3. Results and Discussion

A venturi scrubber submerged in a scrubbing column was used for iodine removal. The gas–air mixture entered the venturi scrubber via a converging section. As it moved along, the velocity of the gas increased due to the decrease in area and, as a result, the pressure decreased as well. When it got to the throat region, negative pressure was achieved. Due to the difference in pressure between the inner and outer throats, liquid from the column was injected into the throat via orifices [5]. On contact with gas, it disintegrated into small droplets due to inertial impaction.
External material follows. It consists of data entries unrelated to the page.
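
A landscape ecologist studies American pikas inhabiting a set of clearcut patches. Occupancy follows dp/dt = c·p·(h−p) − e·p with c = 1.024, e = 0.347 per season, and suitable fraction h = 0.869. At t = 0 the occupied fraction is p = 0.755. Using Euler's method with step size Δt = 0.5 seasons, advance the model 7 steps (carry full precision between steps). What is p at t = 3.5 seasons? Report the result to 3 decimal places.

Update rule: p ← p + [c·p·(h−p) − e·p]·Δt with Δt = 0.5.
step 1: Δp = -0.08692, p = 0.66808
step 2: Δp = -0.04718, p = 0.62089
step 3: Δp = -0.02885, p = 0.59204
step 4: Δp = -0.01877, p = 0.57327
step 5: Δp = -0.01266, p = 0.56061
step 6: Δp = -0.00875, p = 0.55186
step 7: Δp = -0.00614, p = 0.54572

0.546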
Mass transfer between the gas and liquid took place and iodine was removed In this study, the throat gas velocity was varied at 2.5 ft. head to determine its effect on removal efficiency of iodine, as shown in Figure 2. An increase in removal efficiency was observed with an increase in the throat gas velocity. When the throat gas velocity increased, the gas flow rate increased as well. Due to increase in the gas flow rate, more gas–liquid contact took place and inertial impaction increased as well. A smaller number of droplets were produced, which increased the surface of contact, as such the mass transfer increased. As a result, more iodine was removed and the removal efficiency of iodine increased.

4. Conclusions

The increase in removal efficiency was observed with an increase in throat gas velocity. Overall, a >99% maximum removal efficiency was obtained, which fulfilled the requirement for FCVS.